Ils ont des besoins d'accompagnement et attendent des banques qu'elles leur "facilitent la vie". Toujours selon l'enquête Banque Populaire-CSA, parmi les besoins les plus fréquemment exprimés par les chefs d'entreprise figure l'amélioration de leur visibilité sur Internet. C'est pourquoi nous avons lancé en début d'année l'offre Direct et proche : à partir de 65 euros par mois, on donne la capacité aux chefs d'entreprises d'avoir leur site vitrine, leur site boutique ainsi qu'un portail de référencement où les clients peuvent leur passer des commandes ou leur demander des devis. Pour l'instant, nous avons signé plus de 400 contrats.
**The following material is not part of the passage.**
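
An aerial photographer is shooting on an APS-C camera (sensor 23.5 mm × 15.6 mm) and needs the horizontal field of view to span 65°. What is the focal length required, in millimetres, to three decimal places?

From α = 2·arctan(w/2f) we get f = w / (2·tan(α/2)).
With w = 23.5 mm and α/2 = 32.5°, tan(α/2) ≈ 0.63707, so f ≈ 23.5 / 1.27414 ≈ 18.4438 mm.

18.444 mm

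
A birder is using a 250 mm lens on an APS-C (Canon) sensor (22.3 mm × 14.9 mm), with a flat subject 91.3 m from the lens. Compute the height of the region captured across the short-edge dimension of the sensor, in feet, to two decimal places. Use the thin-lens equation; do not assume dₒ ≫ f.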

Nous sommes désormais sur un rythme de production supérieur à 100 contrats par semaine. L'objectif est d'arriver à 10 000 contrats signés en fin d'année. Grâce à cette offre, on permet aux entrepreneurs d'augmenter leur chiffre d'affaires et de réaliser des économies de coûts. Se donner les moyens de parler aux chefs d'entreprise en dehors du canal bancaire, c'est aussi fidéliser nos clients et, quelque part, sceller un partenariat avec eux. La gestion financière, l'optimisation fiscale et la recherche de partenaires font aussi partie de leurs attentes. Banque populaire met aussi à leur disposition de nombreux partenariats qu'elle a noués avec les réseaux consulaires, les organisations professionnelles, les experts comptables, les centres de gestion et les réseaux d'appui à la création d'entreprise.

 

"Nous apporterons 7 milliards d'euros de crédit pour financer 100 000 nouveaux projets"

Dans le cadre du Pacte envie d'agir, vous avez pris 5 engagements auprès des entrepreneurs. Quels sont-ils ?

Le 1er est de croire en eux et de les aider à réaliser leurs projets. Nous avons pris la décision en début d'année d'apporter 7 milliards d'euros de crédit pour 100 000 nouveaux projets. Egalement en écho à nos engagements, rappelons aussi que grâce aux Socama, les Banques Populaires distribuent des prêts sans caution personnelle ou avec caution personnelle limitée. Ce dispositif est reconnu par l'Union européenne, ce qui nous alloue la contre-garantie du Fonds européen d'investissement. Comme une partie du risque est pris en charge, nous pouvons aller plus loin dans l'allègement des garanties. Autre exemple, la sécurisation du chiffre d'affaires reste l'une des principales préoccupations des entrepreneurs. Ils bénéficient dans ce cadre d'un système d'affacturage profilé pour toutes les tailles d'entreprises. Pour leur faire gagner du temps, nous avons aussi lancé une offre révolutionnaire : Turbo suite entreprise. Elle permet au chef d'entreprise de visualiser et de valider les factures ou les remises directement sur son mobile. Finis les fax ou les parapheurs présentés par son chef comptable.